Before Psycho, Peeping Tom, and Repulsion, there was Diabolique. This thriller from Henri-Georges Clouzot, which shocked audiences in Europe and the U.S., is the story of two women-the fragile wife and the willful mistress of the sadistic headmaster of a boys’ boarding school-who hatch a daring revenge plot. With its unprecedented narrative twists and terrifying images, Diabolique is a heart-grabbing benchmark in horror filmmaking, featuring outstanding performances by Simone Signoret, Véra Clouzot, and Paul Meurisse. Supplemental features: selected-scene commentary by French-film scholar Kelley Conway, an introduction by Serge Bromberg, an interview with novelist and film critic Kim Newman, and more.

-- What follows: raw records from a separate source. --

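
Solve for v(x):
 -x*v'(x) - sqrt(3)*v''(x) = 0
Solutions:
 v(x) = C1 + C2*erf(sqrt(2)*3^(3/4)*x/6)


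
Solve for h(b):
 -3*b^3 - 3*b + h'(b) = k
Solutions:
 h(b) = C1 + 3*b^4/4 + 3*b^2/2 + b*k


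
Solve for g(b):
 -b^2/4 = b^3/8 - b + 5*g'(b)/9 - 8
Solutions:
 g(b) = C1 - 9*b^4/160 - 3*b^3/20 + 9*b^2/10 + 72*b/5


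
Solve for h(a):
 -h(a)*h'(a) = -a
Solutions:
 h(a) = -sqrt(C1 + a^2)
 h(a) = sqrt(C1 + a^2)


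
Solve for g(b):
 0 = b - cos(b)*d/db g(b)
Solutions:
 g(b) = C1 + Integral(b/cos(b), b)


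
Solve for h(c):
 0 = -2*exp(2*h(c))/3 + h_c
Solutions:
 h(c) = log(-1/(C1 + 2*c))/2 - log(2) + log(6)/2
 h(c) = log(-sqrt(-1/(C1 + 2*c))) - log(2) + log(6)/2


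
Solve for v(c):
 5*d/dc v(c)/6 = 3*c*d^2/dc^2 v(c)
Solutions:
 v(c) = C1 + C2*c^(23/18)


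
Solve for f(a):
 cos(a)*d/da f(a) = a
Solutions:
 f(a) = C1 + Integral(a/cos(a), a)


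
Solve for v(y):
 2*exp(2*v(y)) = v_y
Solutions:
 v(y) = log(-sqrt(-1/(C1 + 2*y))) - log(2)/2
 v(y) = log(-1/(C1 + 2*y))/2 - log(2)/2


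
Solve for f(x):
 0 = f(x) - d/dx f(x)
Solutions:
 f(x) = C1*exp(x)


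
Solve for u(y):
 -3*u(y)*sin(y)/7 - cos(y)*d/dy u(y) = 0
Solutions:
 u(y) = C1*cos(y)^(3/7)


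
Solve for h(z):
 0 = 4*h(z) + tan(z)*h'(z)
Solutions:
 h(z) = C1/sin(z)^4


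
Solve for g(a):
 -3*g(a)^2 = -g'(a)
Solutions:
 g(a) = -1/(C1 + 3*a)


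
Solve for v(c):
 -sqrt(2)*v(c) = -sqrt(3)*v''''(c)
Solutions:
 v(c) = C1*exp(-2^(1/8)*3^(7/8)*c/3) + C2*exp(2^(1/8)*3^(7/8)*c/3) + C3*sin(2^(1/8)*3^(7/8)*c/3) + C4*cos(2^(1/8)*3^(7/8)*c/3)


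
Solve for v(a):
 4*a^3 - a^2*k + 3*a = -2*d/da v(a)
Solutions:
 v(a) = C1 - a^4/2 + a^3*k/6 - 3*a^2/4


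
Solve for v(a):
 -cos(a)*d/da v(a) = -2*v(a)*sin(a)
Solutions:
 v(a) = C1/cos(a)^2


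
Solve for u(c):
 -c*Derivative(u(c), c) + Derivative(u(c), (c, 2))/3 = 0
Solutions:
 u(c) = C1 + C2*erfi(sqrt(6)*c/2)


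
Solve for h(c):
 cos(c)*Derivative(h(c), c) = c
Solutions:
 h(c) = C1 + Integral(c/cos(c), c)


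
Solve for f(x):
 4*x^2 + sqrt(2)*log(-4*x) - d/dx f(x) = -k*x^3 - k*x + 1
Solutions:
 f(x) = C1 + k*x^4/4 + k*x^2/2 + 4*x^3/3 + sqrt(2)*x*log(-x) + x*(-sqrt(2) - 1 + 2*sqrt(2)*log(2))


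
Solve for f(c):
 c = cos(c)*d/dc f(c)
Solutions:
 f(c) = C1 + Integral(c/cos(c), c)


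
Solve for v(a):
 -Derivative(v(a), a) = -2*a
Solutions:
 v(a) = C1 + a^2


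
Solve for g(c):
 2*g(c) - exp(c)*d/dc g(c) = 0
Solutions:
 g(c) = C1*exp(-2*exp(-c))


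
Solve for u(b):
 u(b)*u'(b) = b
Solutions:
 u(b) = -sqrt(C1 + b^2)
 u(b) = sqrt(C1 + b^2)


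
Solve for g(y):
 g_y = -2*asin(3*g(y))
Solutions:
 Integral(1/asin(3*_y), (_y, g(y))) = C1 - 2*y


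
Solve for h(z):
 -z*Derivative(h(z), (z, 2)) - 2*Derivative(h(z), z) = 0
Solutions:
 h(z) = C1 + C2/z


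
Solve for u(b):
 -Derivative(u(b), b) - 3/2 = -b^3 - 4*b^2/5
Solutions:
 u(b) = C1 + b^4/4 + 4*b^3/15 - 3*b/2


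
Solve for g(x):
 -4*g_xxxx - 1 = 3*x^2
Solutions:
 g(x) = C1 + C2*x + C3*x^2 + C4*x^3 - x^6/480 - x^4/96


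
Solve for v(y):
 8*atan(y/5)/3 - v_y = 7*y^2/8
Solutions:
 v(y) = C1 - 7*y^3/24 + 8*y*atan(y/5)/3 - 20*log(y^2 + 25)/3


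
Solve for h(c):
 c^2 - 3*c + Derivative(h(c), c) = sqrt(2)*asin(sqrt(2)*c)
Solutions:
 h(c) = C1 - c^3/3 + 3*c^2/2 + sqrt(2)*(c*asin(sqrt(2)*c) + sqrt(2)*sqrt(1 - 2*c^2)/2)


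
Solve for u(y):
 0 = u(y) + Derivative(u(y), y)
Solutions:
 u(y) = C1*exp(-y)


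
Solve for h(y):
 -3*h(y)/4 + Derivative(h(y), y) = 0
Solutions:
 h(y) = C1*exp(3*y/4)


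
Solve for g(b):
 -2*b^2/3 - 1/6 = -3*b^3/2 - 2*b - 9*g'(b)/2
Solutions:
 g(b) = C1 - b^4/12 + 4*b^3/81 - 2*b^2/9 + b/27


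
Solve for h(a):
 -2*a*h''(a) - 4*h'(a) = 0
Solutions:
 h(a) = C1 + C2/a


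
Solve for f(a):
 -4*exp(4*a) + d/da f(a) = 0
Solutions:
 f(a) = C1 + exp(4*a)


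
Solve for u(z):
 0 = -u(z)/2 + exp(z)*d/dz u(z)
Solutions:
 u(z) = C1*exp(-exp(-z)/2)


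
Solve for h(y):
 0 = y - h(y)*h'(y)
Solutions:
 h(y) = -sqrt(C1 + y^2)
 h(y) = sqrt(C1 + y^2)


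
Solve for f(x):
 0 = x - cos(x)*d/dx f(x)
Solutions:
 f(x) = C1 + Integral(x/cos(x), x)


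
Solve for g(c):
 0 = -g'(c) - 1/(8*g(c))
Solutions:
 g(c) = -sqrt(C1 - c)/2
 g(c) = sqrt(C1 - c)/2


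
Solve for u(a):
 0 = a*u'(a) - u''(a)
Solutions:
 u(a) = C1 + C2*erfi(sqrt(2)*a/2)


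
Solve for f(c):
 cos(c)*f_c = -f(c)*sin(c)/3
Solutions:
 f(c) = C1*cos(c)^(1/3)


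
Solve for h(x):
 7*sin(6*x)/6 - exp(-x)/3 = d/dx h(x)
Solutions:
 h(x) = C1 - 7*cos(6*x)/36 + exp(-x)/3


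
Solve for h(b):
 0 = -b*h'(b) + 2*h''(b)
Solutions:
 h(b) = C1 + C2*erfi(b/2)


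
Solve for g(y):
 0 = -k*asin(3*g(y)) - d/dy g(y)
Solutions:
 Integral(1/asin(3*_y), (_y, g(y))) = C1 - k*y


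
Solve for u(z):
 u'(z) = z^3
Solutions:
 u(z) = C1 + z^4/4


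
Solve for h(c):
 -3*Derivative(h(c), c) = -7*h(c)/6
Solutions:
 h(c) = C1*exp(7*c/18)


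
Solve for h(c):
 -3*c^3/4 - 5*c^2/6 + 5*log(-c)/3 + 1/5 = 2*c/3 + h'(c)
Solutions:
 h(c) = C1 - 3*c^4/16 - 5*c^3/18 - c^2/3 + 5*c*log(-c)/3 - 22*c/15


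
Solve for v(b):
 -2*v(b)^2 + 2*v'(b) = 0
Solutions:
 v(b) = -1/(C1 + b)


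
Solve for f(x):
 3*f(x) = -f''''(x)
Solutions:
 f(x) = (C1*sin(sqrt(2)*3^(1/4)*x/2) + C2*cos(sqrt(2)*3^(1/4)*x/2))*exp(-sqrt(2)*3^(1/4)*x/2) + (C3*sin(sqrt(2)*3^(1/4)*x/2) + C4*cos(sqrt(2)*3^(1/4)*x/2))*exp(sqrt(2)*3^(1/4)*x/2)


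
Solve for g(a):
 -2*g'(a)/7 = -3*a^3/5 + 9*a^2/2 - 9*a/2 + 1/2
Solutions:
 g(a) = C1 + 21*a^4/40 - 21*a^3/4 + 63*a^2/8 - 7*a/4


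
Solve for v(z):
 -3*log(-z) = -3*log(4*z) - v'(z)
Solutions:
 v(z) = C1 + 3*z*(-2*log(2) + I*pi)


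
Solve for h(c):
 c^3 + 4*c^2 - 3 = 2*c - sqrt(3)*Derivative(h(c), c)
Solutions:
 h(c) = C1 - sqrt(3)*c^4/12 - 4*sqrt(3)*c^3/9 + sqrt(3)*c^2/3 + sqrt(3)*c


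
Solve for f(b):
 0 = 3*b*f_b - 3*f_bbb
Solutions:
 f(b) = C1 + Integral(C2*airyai(b) + C3*airybi(b), b)


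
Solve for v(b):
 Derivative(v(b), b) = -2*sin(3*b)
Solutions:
 v(b) = C1 + 2*cos(3*b)/3


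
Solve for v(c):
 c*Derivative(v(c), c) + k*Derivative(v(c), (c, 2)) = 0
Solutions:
 v(c) = C1 + C2*sqrt(k)*erf(sqrt(2)*c*sqrt(1/k)/2)


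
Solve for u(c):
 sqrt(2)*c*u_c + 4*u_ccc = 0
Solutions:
 u(c) = C1 + Integral(C2*airyai(-sqrt(2)*c/2) + C3*airybi(-sqrt(2)*c/2), c)


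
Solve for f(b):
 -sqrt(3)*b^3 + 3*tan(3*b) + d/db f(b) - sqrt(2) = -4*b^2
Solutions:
 f(b) = C1 + sqrt(3)*b^4/4 - 4*b^3/3 + sqrt(2)*b + log(cos(3*b))


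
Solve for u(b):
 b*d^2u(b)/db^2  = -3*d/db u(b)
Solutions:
 u(b) = C1 + C2/b^2


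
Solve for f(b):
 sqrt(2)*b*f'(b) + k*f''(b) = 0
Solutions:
 f(b) = C1 + C2*sqrt(k)*erf(2^(3/4)*b*sqrt(1/k)/2)


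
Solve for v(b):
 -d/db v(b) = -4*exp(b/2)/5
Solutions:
 v(b) = C1 + 8*exp(b/2)/5


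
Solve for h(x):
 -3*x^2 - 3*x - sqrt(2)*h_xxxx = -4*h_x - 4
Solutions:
 h(x) = C1 + C4*exp(sqrt(2)*x) + x^3/4 + 3*x^2/8 - x + (C2*sin(sqrt(6)*x/2) + C3*cos(sqrt(6)*x/2))*exp(-sqrt(2)*x/2)


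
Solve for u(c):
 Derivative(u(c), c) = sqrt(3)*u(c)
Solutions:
 u(c) = C1*exp(sqrt(3)*c)


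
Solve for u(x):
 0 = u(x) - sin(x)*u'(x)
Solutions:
 u(x) = C1*sqrt(cos(x) - 1)/sqrt(cos(x) + 1)


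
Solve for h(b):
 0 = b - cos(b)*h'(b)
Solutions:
 h(b) = C1 + Integral(b/cos(b), b)


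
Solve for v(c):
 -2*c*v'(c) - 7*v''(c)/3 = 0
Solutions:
 v(c) = C1 + C2*erf(sqrt(21)*c/7)


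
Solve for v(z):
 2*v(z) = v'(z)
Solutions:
 v(z) = C1*exp(2*z)


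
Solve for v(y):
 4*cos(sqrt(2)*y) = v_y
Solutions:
 v(y) = C1 + 2*sqrt(2)*sin(sqrt(2)*y)


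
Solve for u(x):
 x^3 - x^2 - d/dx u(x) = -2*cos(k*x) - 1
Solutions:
 u(x) = C1 + x^4/4 - x^3/3 + x + 2*sin(k*x)/k


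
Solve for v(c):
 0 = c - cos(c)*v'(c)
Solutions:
 v(c) = C1 + Integral(c/cos(c), c)


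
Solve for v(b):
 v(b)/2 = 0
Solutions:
 v(b) = 0


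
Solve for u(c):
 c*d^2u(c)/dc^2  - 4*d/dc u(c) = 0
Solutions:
 u(c) = C1 + C2*c^5


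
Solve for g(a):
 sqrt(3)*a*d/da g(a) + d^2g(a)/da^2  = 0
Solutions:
 g(a) = C1 + C2*erf(sqrt(2)*3^(1/4)*a/2)


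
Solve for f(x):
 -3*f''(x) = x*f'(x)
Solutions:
 f(x) = C1 + C2*erf(sqrt(6)*x/6)


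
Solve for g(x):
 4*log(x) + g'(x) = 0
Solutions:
 g(x) = C1 - 4*x*log(x) + 4*x


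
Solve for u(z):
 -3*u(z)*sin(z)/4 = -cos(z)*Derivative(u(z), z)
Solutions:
 u(z) = C1/cos(z)^(3/4)


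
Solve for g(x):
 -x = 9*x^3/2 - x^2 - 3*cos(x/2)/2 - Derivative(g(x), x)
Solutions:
 g(x) = C1 + 9*x^4/8 - x^3/3 + x^2/2 - 3*sin(x/2)


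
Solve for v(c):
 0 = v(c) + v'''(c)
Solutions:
 v(c) = C3*exp(-c) + (C1*sin(sqrt(3)*c/2) + C2*cos(sqrt(3)*c/2))*exp(c/2)


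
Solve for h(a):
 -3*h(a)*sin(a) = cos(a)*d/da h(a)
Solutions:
 h(a) = C1*cos(a)^3


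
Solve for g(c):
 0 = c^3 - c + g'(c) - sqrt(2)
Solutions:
 g(c) = C1 - c^4/4 + c^2/2 + sqrt(2)*c


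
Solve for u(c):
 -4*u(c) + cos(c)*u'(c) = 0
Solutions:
 u(c) = C1*(sin(c)^2 + 2*sin(c) + 1)/(sin(c)^2 - 2*sin(c) + 1)


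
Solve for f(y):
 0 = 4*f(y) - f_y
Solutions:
 f(y) = C1*exp(4*y)


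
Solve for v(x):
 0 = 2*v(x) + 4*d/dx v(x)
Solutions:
 v(x) = C1*exp(-x/2)


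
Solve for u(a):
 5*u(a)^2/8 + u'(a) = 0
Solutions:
 u(a) = 8/(C1 + 5*a)


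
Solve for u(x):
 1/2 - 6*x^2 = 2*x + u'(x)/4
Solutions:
 u(x) = C1 - 8*x^3 - 4*x^2 + 2*x


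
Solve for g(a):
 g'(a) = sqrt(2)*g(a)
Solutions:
 g(a) = C1*exp(sqrt(2)*a)


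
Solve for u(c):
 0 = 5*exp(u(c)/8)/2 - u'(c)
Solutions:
 u(c) = 8*log(-1/(C1 + 5*c)) + 32*log(2)


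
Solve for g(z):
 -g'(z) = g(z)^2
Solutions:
 g(z) = 1/(C1 + z)


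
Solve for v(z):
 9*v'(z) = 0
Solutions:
 v(z) = C1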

Carl Theodor Dreyer and Ken Russell conjure radically divergent visions of seventeenth-century mass hysteria in these tales of witchcraft, paranoia, and persecution. Made during the Nazi occupation of Denmark, Dreyer’s Day of Wrath (1943) is a transcendent parable of totalitarian oppression exquisitely filmed with the director’s signature austerity. On the other end of the stylistic spectrum, mad genius Ken Russell goes over-the-top bonkers in The Devils (1971), a delirious saga of demonic possession and sexual frenzy in a French convent that was censored around the world for its graphic, sacrilegious imagery. Despite their contrasting aesthetics, both films are searing statements on power and its abuse.